4. Beoordeling van de aanvraag
4.1
Als grondslag voor een herziening kan, voor zover hier van belang, volgens artikel 457 lid 1, aanhef en onder c, van het Wetboek van Strafvordering (hierna: Sv) alleen dienen een met stukken onderbouwd gegeven dat bij het onderzoek op de terechtzitting aan de rechter niet bekend was en dat het ernstige vermoeden wekt dat, als dit gegeven bekend zou zijn geweest, het onderzoek van de zaak zou hebben geleid hetzij tot een vrijspraak van de gewezen verdachte, hetzij tot een ontslag van alle rechtsvervolging, hetzij tot de niet-ontvankelijkverklaring van het openbaar ministerie, hetzij tot de toepassing van een minder zware strafbepaling.
4.2
De aanvraag tot herziening berust op de stelling dat de rechtbank niet zou hebben bewezenverklaard dat [A] B.V. het oogmerk had om zonder volledige betaling zich de beschikking te verzekeren over sportkleding, als zij ermee bekend was geweest dat het uitblijven van (volledige) betaling het gevolg was van de omstandigheid dat ingekochte sportkleding onverwacht niet werd afgenomen door de [E], waardoor [A] B.V. niet over voldoende middelen beschikte om de Tsjechische leverancier te betalen.
4.3.1
Het aangevoerde wekt om de navolgende redenen niet het ernstig vermoeden dat de rechtbank de aanvrager zou hebben vrijgesproken van het tenlastegelegde feitelijk leidinggeven aan flessentrekkerij door [A] B.V., als de rechtbank daarmee bekend was geweest.
4.3.2
Uit de bij de aanvraag gevoegde schriftelijke verklaring van de aanvrager volgt dat de sportkleding die zou zijn ingekocht voor de [E], door [A] B.V. was afgenomen bij “[F] oftewel [B]”. Op grond van de verklaring van [betrokkene 2] van 26 januari 2007 (documentnummer R1-009) en het daarbij behorende overzicht (R1-011), die zich bij de stukken van de zaak bevinden, moet worden aangenomen dat het hier de in de bewezenverklaring genoemde onderneming [B] s.r.o. betreft. Uit die stukken volgt verder dat de aanvrager bij [B] s.r.o. meerdere orders voor diverse Nederlandse sportclubs heeft geplaatst en dat de in de bewezenverklaring genoemde facturen van 15 oktober 2004 en 12 november 2004 met die orders verband houden.
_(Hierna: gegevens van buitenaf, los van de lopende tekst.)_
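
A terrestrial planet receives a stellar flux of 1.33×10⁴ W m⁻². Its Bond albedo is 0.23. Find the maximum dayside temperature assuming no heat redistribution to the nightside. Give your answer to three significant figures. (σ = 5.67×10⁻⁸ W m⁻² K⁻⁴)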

De herzieningsaanvraag richt zich daarmee klaarblijkelijk alleen op de in de bewezenverklaring betrokken aankopen bij [B] s.r.o., voor zover die betrekking hebben op ten behoeve van de [E] ingekochte sportkleding. In de aanvraag wordt niet toegelicht hoe het aangevoerde raakt aan de overige in de bewezenverklaring betrokken aankopen, terwijl die onderdelen de bewezenverklaring dat [A] B.V. een beroep of gewoonte heeft gemaakt van het kopen van sportkleding met het oogmerk om zonder volledige betaling zich de beschikking over de goederen te verzekeren zelfstandig kunnen dragen.
4.3.3
Daarnaast onderbouwen de bij de aanvraag gevoegde stukken onvoldoende het bestaan van een concreet vooruitzicht op betaling door de [E]. De bij de aanvraag gevoegde brief van de secretaris van de [E] van 10 februari 2005 houdt weliswaar in dat de [E] met [A] B.V. een overeenkomst is aangegaan die inhoudt dat bestellingen van kleding bij [A] B.V. plaatsvinden door de [E]. Maar die brief vermeldt ook dat de [E] feitelijk geen bestelling heeft geplaatst en dat [A] B.V. “zelfstandig en zonder opdracht” van de [E] kleding “vooruit [heeft] laten produceren”. De bij de aanvraag gevoegde schriftelijke verklaring van de ex-partner van de aanvrager, [betrokkene 3], maakt dat niet anders, nu daarin zonder nadere onderbouwing wordt gesteld dat [A] B.V. kleding mocht leveren aan de [E] en die verklaring verder slechts inhoudt dat de aanvrager [betrokkene 3] had verteld dat onenigheid binnen de [E] ertoe heeft geleid dat de bestelling niet is afgenomen.
4.4
De aanvraag is, gelet op wat hiervoor is overwogen, kennelijk ongegrond.
5. Beslissing
De Hoge Raad wijst de aanvraag tot herziening af.
Dit arrest is gewezen door de vice-president J. de Hullu als voorzitter, en de raadsheren M.J. Borgers en C. Caminada, in bijzijn van de waarnemend griffier E. Schnetz, en uitgesproken ter openbare terechtzitting van 27 september 2022.